Le ministre libanais de la Justice, Adel Nassar, a appelé la communauté internationale à condamner « l’occupation du territoire libanais » par Israël, dans une interview accordée à L’Observatoire de l’Europe.
Parler à L’Europe aujourd’hui Mardi, les commentaires de Nassar font suite à l’ordre donné dimanche par le Premier ministre israélien Benjamin Netanyahu d’étendre une opération militaire le long de la frontière nord d’Israël. Les autorités libanaises préviennent que cette décision pourrait entraîner la saisie de terres supplémentaires, la décrivant comme une « invasion et occupation » de leur territoire.
Les combats se sont intensifiés dans le sud du Liban depuis le début de la guerre américano-israélienne contre l’Iran, le Hezbollah tirant des roquettes sur Israël en réponse aux attaques contre Téhéran.
Netanyahu a déclaré que le statut de la frontière nord d’Israël avec le Liban devait changer « fondamentalement », plusieurs ministres israéliens suggérant qu’une zone tampon pourrait être étendue jusqu’au fleuve Litani, annexant ainsi le territoire libanais.
Nassar a reconnu que le Liban était confronté à des risques à la fois internes et externes, faisant référence au Hezbollah, et a qualifié la situation de « dramatique ».
Il a déclaré : « Notre position est très difficile car d’un côté il y a les attaques israéliennes, et de l’autre il y a le Hezbollah qui sape l’État.
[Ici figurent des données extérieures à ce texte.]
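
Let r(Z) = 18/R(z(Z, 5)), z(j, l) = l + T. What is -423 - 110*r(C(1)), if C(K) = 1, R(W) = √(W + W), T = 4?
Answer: -423 - 330*√2 ≈ -889.69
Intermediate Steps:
z(j, l) = 4 + l (z(j, l) = l + 4 = 4 + l)
R(W) = √2*√W (R(W) = √(2*W) = √2*√W)
r(Z) = 3*√2 (r(Z) = 18/((√2*√(4 + 5))) = 18/((√2*√9)) = 18/((√2*3)) = 18/((3*√2)) = 18*(√2/6) = 3*√2)
-423 - 110*r(C(1)) = -423 - 330*√2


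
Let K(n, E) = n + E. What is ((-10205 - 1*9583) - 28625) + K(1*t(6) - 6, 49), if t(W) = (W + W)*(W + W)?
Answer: -48226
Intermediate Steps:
t(W) = 4*W² (t(W) = (2*W)*(2*W) = 4*W²)
K(n, E) = E + n
((-10205 - 1*9583) - 28625) + K(1*t(6) - 6, 49) = ((-10205 - 1*9583) - 28625) + (49 + (1*(4*6²) - 6)) = ((-10205 - 9583) - 28625) + (49 + (1*(4*36) - 6)) = (-19788 - 28625) + (49 + (1*144 - 6)) = -48413 + (49 + (144 - 6)) = -48413 + (49 + 138) = -48413 + 187 = -48226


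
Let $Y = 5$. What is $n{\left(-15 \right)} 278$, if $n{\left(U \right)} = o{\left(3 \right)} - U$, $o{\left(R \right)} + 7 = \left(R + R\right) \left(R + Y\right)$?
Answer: $15568$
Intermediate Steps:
$o{\left(R \right)} = -7 + 2 R \left(5 + R\right)$ ($o{\left(R \right)} = -7 + \left(R + R\right) \left(R + 5\right) = -7 + 2 R \left(5 + R\right)$)
$n{\left(U \right)} = 41 - U$ ($n{\left(U \right)} = \left(-7 + 2 \cdot 3^{2} + 10 \cdot 3\right) - U = \left(-7 + 2 \cdot 9 + 30\right) - U = \left(-7 + 18 + 30\right) - U = 41 - U$)
$n{\left(-15 \right)} 278 = \left(41 - -15\right) 278 = \left(41 + 15\right) 278 = 56 \cdot 278 = 15568$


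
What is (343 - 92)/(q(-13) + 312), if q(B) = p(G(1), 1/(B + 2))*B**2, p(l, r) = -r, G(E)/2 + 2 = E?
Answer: 2761/3601 ≈ 0.76673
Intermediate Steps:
G(E) = -4 + 2*E
q(B) = -B**2/(2 + B) (q(B) = (-1/(B + 2))*B**2 = (-1/(2 + B))*B**2 = -B**2/(2 + B))
(343 - 92)/(q(-13) + 312) = (343 - 92)/(-1*(-13)**2/(2 - 13) + 312) = 251/(-1*169/(-11) + 312) = 251/(-1*169*(-1/11) + 312) = 251/(169/11 + 312) = 251/(3601/11) = 251*(11/3601) = 2761/3601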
Des deux côtés, nous devons déployer tous les efforts et prendre des décisions irrévocables pour sauver le Liban ».
Plus tôt ce mois-ci, le Liban a interdit les opérations militaires du Hezbollah alors que les tensions s’intensifiaient. Nassar a déclaré que son gouvernement avait clairement indiqué qu’il rejetait l’utilisation du territoire libanais comme rampe de lancement pour l’Iran ou ses mandataires contre Israël.
Il a ajouté : « Le Hezbollah conserve des infrastructures militaires, ce qui est contraire à la volonté du gouvernement libanais et à la loi. Nous refusons que le Liban soit utilisé comme une base militaire pour l’Iran ».
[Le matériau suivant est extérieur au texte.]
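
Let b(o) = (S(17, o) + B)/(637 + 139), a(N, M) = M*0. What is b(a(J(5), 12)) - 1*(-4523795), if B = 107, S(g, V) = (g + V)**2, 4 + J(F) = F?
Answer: 877616329/194 ≈ 4.5238e+6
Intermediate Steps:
J(F) = -4 + F
S(g, V) = (V + g)**2
a(N, M) = 0
b(o) = 107/776 + (17 + o)**2/776 (b(o) = ((o + 17)**2 + 107)/(637 + 139) = ((17 + o)**2 + 107)/776 = (107 + (17 + o)**2)*(1/776) = 107/776 + (17 + o)**2/776)
b(a(J(5), 12)) - 1*(-4523795) = (107/776 + (17 + 0)**2/776) - 1*(-4523795) = (107/776 + (1/776)*17**2) + 4523795 = (107/776 + (1/776)*289) + 4523795 = (107/776 + 289/776) + 4523795 = 99/194 + 4523795 = 877616329/194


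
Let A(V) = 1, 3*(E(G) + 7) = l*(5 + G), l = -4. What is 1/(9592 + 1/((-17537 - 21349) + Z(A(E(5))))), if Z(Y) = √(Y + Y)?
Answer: 14504264535562/139124905052116193 + √2/139124905052116193 ≈ 0.00010425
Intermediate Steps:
E(G) = -41/3 - 4*G/3 (E(G) = -7 + (-4*(5 + G))/3 = -7 + (-20 - 4*G)/3 = -7 + (-20/3 - 4*G/3) = -41/3 - 4*G/3)
Z(Y) = √2*√Y (Z(Y) = √(2*Y) = √2*√Y)
1/(9592 + 1/((-17537 - 21349) + Z(A(E(5))))) = 1/(9592 + 1/((-17537 - 21349) + √2*√1)) = 1/(9592 + 1/(-38886 + √2*1)) = 1/(9592 + 1/(-38886 + √2))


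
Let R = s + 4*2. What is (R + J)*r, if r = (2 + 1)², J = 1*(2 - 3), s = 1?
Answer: 72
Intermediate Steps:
J = -1 (J = 1*(-1) = -1)
R = 9 (R = 1 + 4*2 = 1 + 8 = 9)
r = 9 (r = 3² = 9)
(R + J)*r = (9 - 1)*9 = 8*9 = 72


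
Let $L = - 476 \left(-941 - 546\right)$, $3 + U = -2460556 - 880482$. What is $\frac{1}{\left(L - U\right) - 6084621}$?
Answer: $- \frac{1}{2035768} \approx -4.9122 \cdot 10^{-7}$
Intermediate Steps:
$U = -3341041$ ($U = -3 - 3341038 = -3341041$)
$L = 707812$ ($L = \left(-476\right) \left(-1487\right) = 707812$)
$\frac{1}{\left(L - U\right) - 6084621} = \frac{1}{\left(707812 - -3341041\right) - 6084621} = \frac{1}{\left(707812 + 3341041\right) - 6084621} = \frac{1}{4048853 - 6084621} = \frac{1}{-2035768} = - \frac{1}{2035768}$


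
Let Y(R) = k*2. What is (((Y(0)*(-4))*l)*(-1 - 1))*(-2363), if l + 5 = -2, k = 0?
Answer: 0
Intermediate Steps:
l = -7 (l = -5 - 2 = -7)
Y(R) = 0 (Y(R) = 0*2 = 0)
(((Y(0)*(-4))*l)*(-1 - 1))*(-2363) = (((0*(-4))*(-7))*(-1 - 1))*(-2363) = ((0*(-7))*(-2))*(-2363) = (0*(-2))*(-2363) = 0*(-2363) = 0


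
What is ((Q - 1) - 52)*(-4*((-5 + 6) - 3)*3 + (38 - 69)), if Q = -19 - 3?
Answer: 525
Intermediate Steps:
Q = -22
((Q - 1) - 52)*(-4*((-5 + 6) - 3)*3 + (38 - 69)) = ((-22 - 1) - 52)*(-4*((-5 + 6) - 3)*3 + (38 - 69)) = (-23 - 52)*(-4*(1 - 3)*3 - 31) = -75*(-4*(-2)*3 - 31) = -75*(8*3 - 31) = -75*(24 - 31) = -75*(-7) = 525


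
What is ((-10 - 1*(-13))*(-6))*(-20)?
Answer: 360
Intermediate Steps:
((-10 - 1*(-13))*(-6))*(-20) = ((-10 + 13)*(-6))*(-20) = (3*(-6))*(-20) = -18*(-20) = 360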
Nassar a également exhorté Israël à répondre à l’appel aux négociations du président libanais Joseph Aoun, avertissant que de nouvelles incursions pourraient avoir un « impact dramatique sur la population civile » déjà menacée de déplacement et de malnutrition.
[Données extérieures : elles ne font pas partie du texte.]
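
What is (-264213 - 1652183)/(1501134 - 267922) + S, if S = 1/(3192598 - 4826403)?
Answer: -782754649998/503706982915 ≈ -1.5540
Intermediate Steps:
S = -1/1633805 (S = 1/(-1633805) = -1/1633805 ≈ -6.1207e-7)
(-264213 - 1652183)/(1501134 - 267922) + S = (-264213 - 1652183)/(1501134 - 267922) - 1/1633805 = -1916396/1233212 - 1/1633805 = -1916396*1/1233212 - 1/1633805 = -479099/308303 - 1/1633805 = -782754649998/503706982915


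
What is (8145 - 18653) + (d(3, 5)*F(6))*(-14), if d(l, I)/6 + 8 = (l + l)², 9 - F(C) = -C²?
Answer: -116348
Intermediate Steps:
F(C) = 9 + C² (F(C) = 9 - (-1)*C² = 9 + C²)
d(l, I) = -48 + 24*l² (d(l, I) = -48 + 6*(l + l)² = -48 + 6*(2*l)² = -48 + 6*(4*l²) = -48 + 24*l²)
(8145 - 18653) + (d(3, 5)*F(6))*(-14) = (8145 - 18653) + ((-48 + 24*3²)*(9 + 6²))*(-14) = -10508 + ((-48 + 24*9)*(9 + 36))*(-14) = -10508 + ((-48 + 216)*45)*(-14) = -10508 + (168*45)*(-14) = -10508 + 7560*(-14) = -10508 - 105840 = -116348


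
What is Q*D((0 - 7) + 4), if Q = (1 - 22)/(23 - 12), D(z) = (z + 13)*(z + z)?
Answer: 1260/11 ≈ 114.55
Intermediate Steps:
D(z) = 2*z*(13 + z) (D(z) = (13 + z)*(2*z) = 2*z*(13 + z))
Q = -21/11 ≈ -1.9091
Q*D((0 - 7) + 4) = -42*((0 - 7) + 4)*(13 + ((0 - 7) + 4))/11 = -42*(-7 + 4)*(13 + (-7 + 4))/11 = -42*(-3)*(13 - 3)/11 = -42*(-3)*10/11 = -21/11*(-60) = 1260/11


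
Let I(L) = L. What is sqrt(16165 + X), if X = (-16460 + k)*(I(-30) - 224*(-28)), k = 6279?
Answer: 3*I*sqrt(7059293) ≈ 7970.8*I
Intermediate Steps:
X = -63549802 (X = (-16460 + 6279)*(-30 - 224*(-28)) = -10181*(-30 + 6272) = -10181*6242 = -63549802)
sqrt(16165 + X) = sqrt(16165 - 63549802) = sqrt(-63533637) = 3*I*sqrt(7059293)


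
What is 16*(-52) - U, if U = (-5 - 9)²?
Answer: -1028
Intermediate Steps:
U = 196 (U = (-14)² = 196)
16*(-52) - U = 16*(-52) - 1*196 = -832 - 196 = -1028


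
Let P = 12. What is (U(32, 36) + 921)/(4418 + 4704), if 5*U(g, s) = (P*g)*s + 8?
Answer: 18437/45610 ≈ 0.40423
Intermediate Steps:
U(g, s) = 8/5 + 12*g*s/5 (U(g, s) = ((12*g)*s + 8)/5 = (12*g*s + 8)/5 = (8 + 12*g*s)/5 = 8/5 + 12*g*s/5)
(U(32, 36) + 921)/(4418 + 4704) = ((8/5 + (12/5)*32*36) + 921)/(4418 + 4704) = ((8/5 + 13824/5) + 921)/9122 = (13832/5 + 921)*(1/9122) = (18437/5)*(1/9122) = 18437/45610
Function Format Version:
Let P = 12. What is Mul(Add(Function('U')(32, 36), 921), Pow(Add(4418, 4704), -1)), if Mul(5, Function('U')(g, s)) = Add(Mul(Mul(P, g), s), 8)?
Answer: Rational(18437, 45610) ≈ 0.40423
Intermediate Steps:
Function('U')(g, s) = Add(Rational(8, 5), Mul(Rational(12, 5), g, s)) (Function('U')(g, s) = Mul(Rational(1, 5), Add(Mul(Mul(12, g), s), 8)) = Mul(Rational(1, 5), Add(Mul(12, g, s), 8)) = Mul(Rational(1, 5), Add(8, Mul(12, g, s))) = Add(Rational(8, 5), Mul(Rational(12, 5), g, s)))
Mul(Add(Function('U')(32, 36), 921), Pow(Add(4418, 4704), -1)) = Mul(Add(Add(Rational(8, 5), Mul(Rational(12, 5), 32, 36)), 921), Pow(Add(4418, 4704), -1)) = Mul(Add(Add(Rational(8, 5), Rational(13824, 5)), 921), Pow(9122, -1)) = Mul(Add(Rational(13832, 5), 921), Rational(1, 9122)) = Mul(Rational(18437, 5), Rational(1, 9122)) = Rational(18437, 45610)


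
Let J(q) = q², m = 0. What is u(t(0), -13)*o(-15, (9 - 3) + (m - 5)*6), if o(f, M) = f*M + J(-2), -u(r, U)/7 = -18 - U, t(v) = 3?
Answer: 12740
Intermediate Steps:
u(r, U) = 126 + 7*U (u(r, U) = -7*(-18 - U) = 126 + 7*U)
o(f, M) = 4 + M*f (o(f, M) = f*M + (-2)² = M*f + 4 = 4 + M*f)
u(t(0), -13)*o(-15, (9 - 3) + (m - 5)*6) = (126 + 7*(-13))*(4 + ((9 - 3) + (0 - 5)*6)*(-15)) = (126 - 91)*(4 + (6 - 5*6)*(-15)) = 35*(4 + (6 - 30)*(-15)) = 35*(4 - 24*(-15)) = 35*(4 + 360) = 35*364 = 12740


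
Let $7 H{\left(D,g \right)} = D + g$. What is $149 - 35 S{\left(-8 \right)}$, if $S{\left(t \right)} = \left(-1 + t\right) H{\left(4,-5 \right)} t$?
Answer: $509$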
« Nous sommes confrontés au déplacement de plus d’un million de personnes », a-t-il déclaré, soulignant la fragilité de l’économie libanaise et les ressources limitées pour faire face à la crise des migrants.
« Ce qu’Israël impose au Liban est dramatique, et nous devons déployer tous les efforts pour mettre fin à ces attaques », a-t-il ajouté. « Nous sommes également confrontés à un parti politique dont l’infrastructure militaire mine la capacité de notre État à répondre diplomatiquement. Nous devons prendre des décisions irrévocables pour sauver le Liban. »
Regardez l’interview complète sur Europe Today à partir de 8h00 CET en semaine sur L’Observatoire de l’Europe et sur toutes les plateformes. Regardez la rediffusion sur YouTube.